В апреле Иван вставил рамы, застеклил. К тому времени ещё не успел русскую печь сложить, вырезать наличники и прибить. Полы настелил в самом конце месяца, но не покрасил. Перешли в новый дом из коровника 1 мая. А 9-го Иван решил устроить праздник. Я предлагала подождать, мол, давай обживёмся тут. «Да нет, 9 Мая справим новоселье, это ж День Победы!» — сказал, как обрезал, он, фронтовик. Позвали на торжество и тех, кто приходил на стройку, и других обитателей «коммуналки».
Началось новоселье невесело. Вдовы, войдя в дом, голосили, оплакивая павших на войне мужей. За общим столом из сбитых досок мало-помалу настроились на иной лад. Лихой гармонист развернул мехи. Сначала лились грустные песни, потом зазвенели весёлые. Девчата первыми пустились в пляс, подзадорили женщин. До полуночи лихо отбивали дробь каблучками туфель на новых досках под заливистую тальянку. Первая послевоенная радость была одна на всех. То был праздник, и правда, со слезами на глазах.
— С тех пор избу нашу земляки стали называть Домом Победы, — заключила рассказ Клавдия Петровна. — Мало-помалу к середине 1950-х годов погорельцы построили ещё восемь домов. Из девятнадцати, что были сожжены в Агафонихе оккупантами.

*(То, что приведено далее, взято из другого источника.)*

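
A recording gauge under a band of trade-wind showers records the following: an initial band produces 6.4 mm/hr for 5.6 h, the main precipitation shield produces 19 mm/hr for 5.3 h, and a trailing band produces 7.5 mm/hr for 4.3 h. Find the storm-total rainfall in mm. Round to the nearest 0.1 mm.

Total = Σ Rᵢ Δtᵢ = 6.4 × 5.6 + 19 × 5.3 + 7.5 × 4.3
      = 35.84 + 100.7 + 32.25 = 168.8 mm.

total ≈ 168.8 mm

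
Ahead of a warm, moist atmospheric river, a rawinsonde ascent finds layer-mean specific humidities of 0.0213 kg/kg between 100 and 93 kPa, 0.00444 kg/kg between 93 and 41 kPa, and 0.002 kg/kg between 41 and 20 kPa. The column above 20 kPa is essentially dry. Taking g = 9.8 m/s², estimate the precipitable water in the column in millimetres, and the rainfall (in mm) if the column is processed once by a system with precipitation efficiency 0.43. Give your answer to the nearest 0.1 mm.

PW ≈ 43.1 mm; rainfall ≈ 18.5 mm

Precipitable water is the column-integrated vapour mass per unit area: PW = (1/g) Σ q̄ Δp, with q in kg/kg and Δp in Pa (1 kg/m² of water = 1 mm).
Layer 100–93 kPa: Δp = 70 hPa = 7000 Pa, q̄ = 0.0213 kg/kg → 0.0213 × 7000 / 9.8 = 15.21 mm
Layer 93–41 kPa: Δp = 520 hPa = 52000 Pa, q̄ = 0.00444 kg/kg → 0.00444 × 52000 / 9.8 = 23.56 mm
Layer 41–20 kPa: Δp = 210 hPa = 21000 Pa, q̄ = 0.002 kg/kg → 0.002 × 21000 / 9.8 = 4.29 mm
PW = 15.21 + 23.56 + 4.29 = 43.06 ≈ 43.1 mm.
Rainfall = ε × PW = 0.43 × 43.1 = 18.5 mm.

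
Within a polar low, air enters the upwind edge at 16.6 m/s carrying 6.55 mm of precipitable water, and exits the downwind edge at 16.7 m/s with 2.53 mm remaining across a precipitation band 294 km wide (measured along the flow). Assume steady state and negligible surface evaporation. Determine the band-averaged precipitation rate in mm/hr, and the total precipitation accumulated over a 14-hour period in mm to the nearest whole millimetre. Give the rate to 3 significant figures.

Column moisture flux per unit crosswind length is F = V × PW.
Inflow: F_in = 16.6 × 6.55 = 108.73 mm·m/s
Outflow: F_out = 16.7 × 2.53 = 42.251 mm·m/s
Steady-state rate R = (F_in − F_out)/L = (108.73 − 42.251) / 294000 m = 2.261e-04 mm/s.
R = 2.261e-04 × 3600 = 0.814 mm/hr.
Over 14 h: total = 0.814 × 14 = 11.396 ≈ 11 mm.

R ≈ 0.814 mm/hr; total ≈ 11 mm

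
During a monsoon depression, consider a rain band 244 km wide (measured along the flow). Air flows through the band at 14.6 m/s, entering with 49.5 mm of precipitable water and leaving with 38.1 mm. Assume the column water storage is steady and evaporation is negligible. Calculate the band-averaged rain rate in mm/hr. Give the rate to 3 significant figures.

R ≈ 2.46 mm/hr

Column moisture flux per unit crosswind length is F = V × PW.
Inflow: F_in = 14.6 × 49.5 = 722.7 mm·m/s
Outflow: F_out = 14.6 × 38.1 = 556.26 mm·m/s
Steady-state rate R = (F_in − F_out)/L = (722.7 − 556.26) / 244000 m = 6.821e-04 mm/s.
R = 6.821e-04 × 3600 = 2.46 mm/hr.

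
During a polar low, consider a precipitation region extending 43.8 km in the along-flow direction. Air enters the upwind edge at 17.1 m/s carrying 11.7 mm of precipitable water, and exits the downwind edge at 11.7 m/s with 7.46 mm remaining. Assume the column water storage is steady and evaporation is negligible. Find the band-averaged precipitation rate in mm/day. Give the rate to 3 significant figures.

Column moisture flux per unit crosswind length is F = V × PW.
Inflow: F_in = 17.1 × 11.7 = 200.07 mm·m/s
Outflow: F_out = 11.7 × 7.46 = 87.282 mm·m/s
Steady-state rate R = (F_in − F_out)/L = (200.07 − 87.282) / 43800 m = 2.575e-03 mm/s.
R = 2.575e-03 × 3600 × 24 = 222 mm/day.

R ≈ 222 mm/day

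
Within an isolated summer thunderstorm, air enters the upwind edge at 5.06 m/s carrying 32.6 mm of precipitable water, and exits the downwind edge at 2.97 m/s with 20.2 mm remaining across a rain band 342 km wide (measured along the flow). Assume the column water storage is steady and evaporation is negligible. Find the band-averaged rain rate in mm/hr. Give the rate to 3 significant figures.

Column moisture flux per unit crosswind length is F = V × PW.
Inflow: F_in = 5.06 × 32.6 = 164.956 mm·m/s
Outflow: F_out = 2.97 × 20.2 = 59.994 mm·m/s
Steady-state rate R = (F_in − F_out)/L = (164.956 − 59.994) / 342000 m = 3.069e-04 mm/s.
R = 3.069e-04 × 3600 = 1.10 mm/hr.

R ≈ 1.10 mm/hr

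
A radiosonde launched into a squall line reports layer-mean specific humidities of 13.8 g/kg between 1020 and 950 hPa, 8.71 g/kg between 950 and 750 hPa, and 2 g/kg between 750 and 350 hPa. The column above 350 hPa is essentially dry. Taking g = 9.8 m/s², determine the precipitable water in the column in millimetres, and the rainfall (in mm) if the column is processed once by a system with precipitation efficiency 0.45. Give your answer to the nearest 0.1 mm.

PW ≈ 35.8 mm; rainfall ≈ 16.1 mm

Precipitable water is the column-integrated vapour mass per unit area: PW = (1/g) Σ q̄ Δp, with q in kg/kg and Δp in Pa (1 kg/m² of water = 1 mm).
Layer 1020–950 hPa: Δp = 70 hPa = 7000 Pa, q̄ = 0.0138 kg/kg → 0.0138 × 7000 / 9.8 = 9.86 mm
Layer 950–750 hPa: Δp = 200 hPa = 20000 Pa, q̄ = 0.00871 kg/kg → 0.00871 × 20000 / 9.8 = 17.78 mm
Layer 750–350 hPa: Δp = 400 hPa = 40000 Pa, q̄ = 0.002 kg/kg → 0.002 × 40000 / 9.8 = 8.16 mm
PW = 9.86 + 17.78 + 8.16 = 35.80 ≈ 35.8 mm.
Rainfall = ε × PW = 0.45 × 35.8 = 16.1 mm.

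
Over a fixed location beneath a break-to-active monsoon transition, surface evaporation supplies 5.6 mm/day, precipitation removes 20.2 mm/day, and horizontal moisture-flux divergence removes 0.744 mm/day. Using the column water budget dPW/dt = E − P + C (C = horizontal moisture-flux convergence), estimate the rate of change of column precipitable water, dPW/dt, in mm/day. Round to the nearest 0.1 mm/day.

dPW/dt ≈ -15.3 mm/day

dPW/dt = E − P + C = 5.6 − 20.2 + (-0.744) = -15.3 mm/day.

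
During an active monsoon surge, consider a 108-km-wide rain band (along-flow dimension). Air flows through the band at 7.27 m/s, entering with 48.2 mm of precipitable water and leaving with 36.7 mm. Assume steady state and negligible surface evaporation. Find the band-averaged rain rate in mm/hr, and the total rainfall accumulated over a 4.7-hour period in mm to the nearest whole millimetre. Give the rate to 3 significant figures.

Column moisture flux per unit crosswind length is F = V × PW.
Inflow: F_in = 7.27 × 48.2 = 350.414 mm·m/s
Outflow: F_out = 7.27 × 36.7 = 266.809 mm·m/s
Steady-state rate R = (F_in − F_out)/L = (350.414 − 266.809) / 108000 m = 7.741e-04 mm/s.
R = 7.741e-04 × 3600 = 2.79 mm/hr.
Over 4.7 h: total = 2.79 × 4.7 = 13.113 ≈ 13 mm.

R ≈ 2.79 mm/hr; total ≈ 13 mm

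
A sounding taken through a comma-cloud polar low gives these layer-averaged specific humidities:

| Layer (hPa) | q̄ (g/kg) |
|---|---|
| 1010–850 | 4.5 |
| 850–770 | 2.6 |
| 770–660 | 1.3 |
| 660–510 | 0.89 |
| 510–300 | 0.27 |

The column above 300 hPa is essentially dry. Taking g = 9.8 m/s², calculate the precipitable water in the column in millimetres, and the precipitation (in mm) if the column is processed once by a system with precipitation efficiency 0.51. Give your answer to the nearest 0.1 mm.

Precipitable water is the column-integrated vapour mass per unit area: PW = (1/g) Σ q̄ Δp, with q in kg/kg and Δp in Pa (1 kg/m² of water = 1 mm).
Layer 1010–850 hPa: Δp = 160 hPa = 16000 Pa, q̄ = 0.0045 kg/kg → 0.0045 × 16000 / 9.8 = 7.35 mm
Layer 850–770 hPa: Δp = 80 hPa = 8000 Pa, q̄ = 0.0026 kg/kg → 0.0026 × 8000 / 9.8 = 2.12 mm
Layer 770–660 hPa: Δp = 110 hPa = 11000 Pa, q̄ = 0.0013 kg/kg → 0.0013 × 11000 / 9.8 = 1.46 mm
Layer 660–510 hPa: Δp = 150 hPa = 15000 Pa, q̄ = 0.00089 kg/kg → 0.00089 × 15000 / 9.8 = 1.36 mm
Layer 510–300 hPa: Δp = 210 hPa = 21000 Pa, q̄ = 0.00027 kg/kg → 0.00027 × 21000 / 9.8 = 0.58 mm
PW = 7.35 + 2.12 + 1.46 + 1.36 + 0.58 = 12.87 ≈ 12.9 mm.
Precipitation = ε × PW = 0.51 × 12.9 = 6.6 mm.

PW ≈ 12.9 mm; precipitation ≈ 6.6 mm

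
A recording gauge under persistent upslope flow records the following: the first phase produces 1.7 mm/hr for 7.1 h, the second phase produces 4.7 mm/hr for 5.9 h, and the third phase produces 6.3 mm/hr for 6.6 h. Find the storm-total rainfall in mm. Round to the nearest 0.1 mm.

total ≈ 81.4 mm

Total = Σ Rᵢ Δtᵢ = 1.7 × 7.1 + 4.7 × 5.9 + 6.3 × 6.6
      = 12.07 + 27.73 + 41.58 = 81.4 mm.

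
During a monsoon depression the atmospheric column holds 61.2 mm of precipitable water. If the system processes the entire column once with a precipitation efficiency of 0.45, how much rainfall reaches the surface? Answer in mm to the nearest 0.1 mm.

rainfall ≈ 27.5 mm

Rainfall = ε × PW = 0.45 × 61.2 = 27.5 mm.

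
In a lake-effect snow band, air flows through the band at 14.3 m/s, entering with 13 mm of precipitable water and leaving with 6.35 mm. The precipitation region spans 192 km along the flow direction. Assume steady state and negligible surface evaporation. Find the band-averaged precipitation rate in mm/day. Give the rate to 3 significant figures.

R ≈ 42.8 mm/day

Column moisture flux per unit crosswind length is F = V × PW.
Inflow: F_in = 14.3 × 13 = 185.9 mm·m/s
Outflow: F_out = 14.3 × 6.35 = 90.805 mm·m/s
Steady-state rate R = (F_in − F_out)/L = (185.9 − 90.805) / 192000 m = 4.953e-04 mm/s.
R = 4.953e-04 × 3600 × 24 = 42.8 mm/day.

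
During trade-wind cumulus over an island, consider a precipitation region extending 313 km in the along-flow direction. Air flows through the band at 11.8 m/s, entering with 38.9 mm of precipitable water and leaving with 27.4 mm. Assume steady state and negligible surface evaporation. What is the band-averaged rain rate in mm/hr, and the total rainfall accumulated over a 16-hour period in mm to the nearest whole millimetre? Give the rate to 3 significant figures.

R ≈ 1.56 mm/hr; total ≈ 25 mm

Column moisture flux per unit crosswind length is F = V × PW.
Inflow: F_in = 11.8 × 38.9 = 459.02 mm·m/s
Outflow: F_out = 11.8 × 27.4 = 323.32 mm·m/s
Steady-state rate R = (F_in − F_out)/L = (459.02 − 323.32) / 313000 m = 4.335e-04 mm/s.
R = 4.335e-04 × 3600 = 1.56 mm/hr.
Over 16 h: total = 1.56 × 16 = 24.96 ≈ 25 mm.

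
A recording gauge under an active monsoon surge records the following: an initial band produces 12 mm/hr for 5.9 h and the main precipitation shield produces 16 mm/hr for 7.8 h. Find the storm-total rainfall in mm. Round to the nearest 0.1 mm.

Total = Σ Rᵢ Δtᵢ = 12 × 5.9 + 16 × 7.8
      = 70.8 + 124.8 = 195.6 mm.

total ≈ 195.6 mm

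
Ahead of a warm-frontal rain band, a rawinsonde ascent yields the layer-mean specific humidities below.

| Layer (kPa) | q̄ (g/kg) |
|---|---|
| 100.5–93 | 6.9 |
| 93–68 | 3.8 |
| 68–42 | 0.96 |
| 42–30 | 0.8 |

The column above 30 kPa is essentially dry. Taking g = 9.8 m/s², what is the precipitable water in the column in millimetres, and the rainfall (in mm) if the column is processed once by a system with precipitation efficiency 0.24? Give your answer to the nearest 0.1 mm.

Precipitable water is the column-integrated vapour mass per unit area: PW = (1/g) Σ q̄ Δp, with q in kg/kg and Δp in Pa (1 kg/m² of water = 1 mm).
Layer 100.5–93 kPa: Δp = 75 hPa = 7500 Pa, q̄ = 0.0069 kg/kg → 0.0069 × 7500 / 9.8 = 5.28 mm
Layer 93–68 kPa: Δp = 250 hPa = 25000 Pa, q̄ = 0.0038 kg/kg → 0.0038 × 25000 / 9.8 = 9.69 mm
Layer 68–42 kPa: Δp = 260 hPa = 26000 Pa, q̄ = 0.00096 kg/kg → 0.00096 × 26000 / 9.8 = 2.55 mm
Layer 42–30 kPa: Δp = 120 hPa = 12000 Pa, q̄ = 0.0008 kg/kg → 0.0008 × 12000 / 9.8 = 0.98 mm
PW = 5.28 + 9.69 + 2.55 + 0.98 = 18.50 ≈ 18.5 mm.
Rainfall = ε × PW = 0.24 × 18.5 = 4.4 mm.

PW ≈ 18.5 mm; rainfall ≈ 4.4 mm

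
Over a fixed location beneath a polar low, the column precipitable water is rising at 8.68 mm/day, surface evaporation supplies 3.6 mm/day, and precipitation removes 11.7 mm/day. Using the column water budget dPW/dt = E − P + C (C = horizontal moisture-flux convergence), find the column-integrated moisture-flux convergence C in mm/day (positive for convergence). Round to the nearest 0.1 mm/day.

C ≈ 16.8 mm/day

dPW/dt = +8.68 mm/day.
C = dPW/dt − E + P = (+8.68) − 3.6 + 11.7 = 16.8 mm/day.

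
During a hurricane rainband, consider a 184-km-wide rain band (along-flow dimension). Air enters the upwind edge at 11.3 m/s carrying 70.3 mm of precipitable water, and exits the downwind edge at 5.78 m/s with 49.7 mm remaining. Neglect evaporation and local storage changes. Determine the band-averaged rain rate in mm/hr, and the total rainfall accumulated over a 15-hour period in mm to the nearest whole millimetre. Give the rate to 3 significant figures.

Column moisture flux per unit crosswind length is F = V × PW.
Inflow: F_in = 11.3 × 70.3 = 794.39 mm·m/s
Outflow: F_out = 5.78 × 49.7 = 287.266 mm·m/s
Steady-state rate R = (F_in − F_out)/L = (794.39 − 287.266) / 184000 m = 2.756e-03 mm/s.
R = 2.756e-03 × 3600 = 9.92 mm/hr.
Over 15 h: total = 9.92 × 15 = 148.8 ≈ 149 mm.

R ≈ 9.92 mm/hr; total ≈ 149 mm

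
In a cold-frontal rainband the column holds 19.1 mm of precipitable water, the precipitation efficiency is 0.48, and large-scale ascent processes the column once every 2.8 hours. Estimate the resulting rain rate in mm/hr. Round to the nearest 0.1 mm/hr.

Each overturning extracts ε × PW = 0.48 × 19.1 = 9.168 mm.
Rate = ε·PW / τ = 9.168 / 2.8 h = 3.3 mm/hr.

R ≈ 3.3 mm/hr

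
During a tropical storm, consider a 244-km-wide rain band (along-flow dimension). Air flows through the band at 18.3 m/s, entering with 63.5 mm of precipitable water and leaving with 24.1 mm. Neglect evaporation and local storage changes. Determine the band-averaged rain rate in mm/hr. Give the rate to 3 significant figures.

Column moisture flux per unit crosswind length is F = V × PW.
Inflow: F_in = 18.3 × 63.5 = 1162.05 mm·m/s
Outflow: F_out = 18.3 × 24.1 = 441.03 mm·m/s
Steady-state rate R = (F_in − F_out)/L = (1162.05 − 441.03) / 244000 m = 2.955e-03 mm/s.
R = 2.955e-03 × 3600 = 10.6 mm/hr.

R ≈ 10.6 mm/hr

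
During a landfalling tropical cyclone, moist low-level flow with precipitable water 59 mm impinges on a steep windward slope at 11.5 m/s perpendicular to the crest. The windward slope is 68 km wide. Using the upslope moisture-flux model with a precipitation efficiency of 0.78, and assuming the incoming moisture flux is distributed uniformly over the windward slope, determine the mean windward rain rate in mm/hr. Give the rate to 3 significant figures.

R ≈ 28.0 mm/hr

Incoming column moisture flux per unit ridge length: F = V × PW = 11.5 × 59 = 678.5 mm·m/s.
Spread over the 68 km slope with efficiency ε = 0.78: R = ε·F/W = 0.78 × 678.5 / 68000 m = 7.783e-03 mm/s.
R = 7.783e-03 × 3600 = 28.0 mm/hr.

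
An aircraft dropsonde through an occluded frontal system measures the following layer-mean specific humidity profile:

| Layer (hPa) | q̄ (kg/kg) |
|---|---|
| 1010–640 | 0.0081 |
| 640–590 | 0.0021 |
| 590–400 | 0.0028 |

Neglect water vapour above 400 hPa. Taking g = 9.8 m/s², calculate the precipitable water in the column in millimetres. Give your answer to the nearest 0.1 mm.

PW ≈ 37.1 mm

Precipitable water is the column-integrated vapour mass per unit area: PW = (1/g) Σ q̄ Δp, with q in kg/kg and Δp in Pa (1 kg/m² of water = 1 mm).
Layer 1010–640 hPa: Δp = 370 hPa = 37000 Pa, q̄ = 0.0081 kg/kg → 0.0081 × 37000 / 9.8 = 30.58 mm
Layer 640–590 hPa: Δp = 50 hPa = 5000 Pa, q̄ = 0.0021 kg/kg → 0.0021 × 5000 / 9.8 = 1.07 mm
Layer 590–400 hPa: Δp = 190 hPa = 19000 Pa, q̄ = 0.0028 kg/kg → 0.0028 × 19000 / 9.8 = 5.43 mm
PW = 30.58 + 1.07 + 5.43 = 37.08 ≈ 37.1 mm.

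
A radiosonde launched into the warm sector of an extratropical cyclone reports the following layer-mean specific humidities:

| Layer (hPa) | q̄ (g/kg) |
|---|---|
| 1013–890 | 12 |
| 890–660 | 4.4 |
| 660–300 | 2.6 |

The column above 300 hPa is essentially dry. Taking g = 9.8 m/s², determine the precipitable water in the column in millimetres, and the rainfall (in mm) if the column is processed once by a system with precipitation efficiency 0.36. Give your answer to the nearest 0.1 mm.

PW ≈ 34.9 mm; rainfall ≈ 12.6 mm

Precipitable water is the column-integrated vapour mass per unit area: PW = (1/g) Σ q̄ Δp, with q in kg/kg and Δp in Pa (1 kg/m² of water = 1 mm).
Layer 1013–890 hPa: Δp = 123 hPa = 12300 Pa, q̄ = 0.012 kg/kg → 0.012 × 12300 / 9.8 = 15.06 mm
Layer 890–660 hPa: Δp = 230 hPa = 23000 Pa, q̄ = 0.0044 kg/kg → 0.0044 × 23000 / 9.8 = 10.33 mm
Layer 660–300 hPa: Δp = 360 hPa = 36000 Pa, q̄ = 0.0026 kg/kg → 0.0026 × 36000 / 9.8 = 9.55 mm
PW = 15.06 + 10.33 + 9.55 = 34.94 ≈ 34.9 mm.
Rainfall = ε × PW = 0.36 × 34.9 = 12.6 mm.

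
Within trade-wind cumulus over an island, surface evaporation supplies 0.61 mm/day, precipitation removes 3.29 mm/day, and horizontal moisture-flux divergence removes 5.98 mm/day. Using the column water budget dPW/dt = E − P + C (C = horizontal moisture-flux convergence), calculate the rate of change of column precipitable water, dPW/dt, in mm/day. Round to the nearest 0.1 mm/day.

dPW/dt ≈ -8.7 mm/day

dPW/dt = E − P + C = 0.61 − 3.29 + (-5.98) = -8.7 mm/day.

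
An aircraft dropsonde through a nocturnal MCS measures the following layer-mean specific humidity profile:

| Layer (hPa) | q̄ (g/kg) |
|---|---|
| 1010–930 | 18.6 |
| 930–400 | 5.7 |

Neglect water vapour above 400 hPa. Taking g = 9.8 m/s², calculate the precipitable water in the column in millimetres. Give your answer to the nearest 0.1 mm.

PW ≈ 46.0 mm

Precipitable water is the column-integrated vapour mass per unit area: PW = (1/g) Σ q̄ Δp, with q in kg/kg and Δp in Pa (1 kg/m² of water = 1 mm).
Layer 1010–930 hPa: Δp = 80 hPa = 8000 Pa, q̄ = 0.0186 kg/kg → 0.0186 × 8000 / 9.8 = 15.18 mm
Layer 930–400 hPa: Δp = 530 hPa = 53000 Pa, q̄ = 0.0057 kg/kg → 0.0057 × 53000 / 9.8 = 30.83 mm
PW = 15.18 + 30.83 = 46.01 ≈ 46.0 mm.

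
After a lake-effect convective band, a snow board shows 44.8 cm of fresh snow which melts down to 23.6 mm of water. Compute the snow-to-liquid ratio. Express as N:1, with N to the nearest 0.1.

Ratio = snow depth / SWE = 448 mm / 23.6 mm = 19.0, i.e. 19.0:1.

ratio ≈ 19.0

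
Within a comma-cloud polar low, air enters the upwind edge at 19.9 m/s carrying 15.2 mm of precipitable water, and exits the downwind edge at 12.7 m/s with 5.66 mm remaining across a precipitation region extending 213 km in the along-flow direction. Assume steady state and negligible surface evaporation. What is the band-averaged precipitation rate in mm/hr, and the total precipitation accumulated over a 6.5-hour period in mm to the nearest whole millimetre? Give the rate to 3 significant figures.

Column moisture flux per unit crosswind length is F = V × PW.
Inflow: F_in = 19.9 × 15.2 = 302.48 mm·m/s
Outflow: F_out = 12.7 × 5.66 = 71.882 mm·m/s
Steady-state rate R = (F_in − F_out)/L = (302.48 − 71.882) / 213000 m = 1.083e-03 mm/s.
R = 1.083e-03 × 3600 = 3.90 mm/hr.
Over 6.5 h: total = 3.90 × 6.5 = 25.35 ≈ 25 mm.

R ≈ 3.90 mm/hr; total ≈ 25 mm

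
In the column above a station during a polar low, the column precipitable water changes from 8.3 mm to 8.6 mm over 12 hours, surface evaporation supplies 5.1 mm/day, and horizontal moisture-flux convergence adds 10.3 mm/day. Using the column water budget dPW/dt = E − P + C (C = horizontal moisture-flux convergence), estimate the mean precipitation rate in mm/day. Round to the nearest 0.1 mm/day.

dPW/dt = (8.6 − 8.3) mm / (12/24 day) = +0.600 mm/day.
P = E + C − dPW/dt = 5.1 + (10.3) − (+0.600) = 14.8 mm/day.

P ≈ 14.8 mm/day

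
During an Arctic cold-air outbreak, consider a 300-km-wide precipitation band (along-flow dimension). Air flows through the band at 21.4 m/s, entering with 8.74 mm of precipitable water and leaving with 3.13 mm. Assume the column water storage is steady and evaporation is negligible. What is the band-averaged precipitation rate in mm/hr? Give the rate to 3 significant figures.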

Но власти не признали возродившуюся из пепла бывшую деревню. Все новостройки получили номера домов села Рыбаки. Утверждали: сгорела Агафониха от рук фашистов 8 декабря 1941 года и больше не значилась в списке деревень Дмитровского района. Хотя остановка на берегу озера называется и поныне «Агафониха».
Об угрозах богатеев я написал в газете «Правда», а диктофонную запись рассказа хозяйки Дома Победы сохранил для другого очерка. Надо было лишь подождать десять месяцев — до 9 мая следующего года. К сожалению, за это время в моём компьютере произошёл сбой, и все данные, в том числе архив фотографий, были утеряны.
Долго я собирался съездить в Агафониху, чтобы сфотографировать героя очерка. Да всё было недосуг. А тут вдруг оказия: проезжаю деревню. Вышел из машины на шоссе, поднимаюсь по склону. Издали вижу на месте Дома Победы большой кирпичный дворец. Злюсь: «Опоздал! Снесли «курушку». И лишь подойдя ближе, разглядел на фоне хором приземистый деревянный, обшитый вагонкой и выкрашенный в голубой цвет фронтовиком Иваном Крепковым в 1960-е годы маленький домок. Житель села Рыбаки сообщил, что хозяйка умерла, наследник продал землю с домом. Купил богатый человек из Прибалтики. Вот возвёл громадину.
Гастарбайтеры, вышедшие из домика, служившего им общежитием, рассказали: «Это старьё мы как раз собрались сегодня сносить. Видите, лестницу уже поставили. Начнём ломать с крыши. Хозяин давно злится: «Эта пигалица поганит вид коттеджа».
Я достал фотоаппарат. Успел-таки сделать последний снимок Дома Победы, обречённого на погибель, — памятника сожжённой, воскресшей из пепла и вновь погибшей, уже в мирное время, Агафонихе.
Дома уже нет на земле. Но память, уверен, о нём жива в сердцах тех, кто вырос на крутом берегу озера Круглое. Полагаю, рады будут увидеть Дом Победы.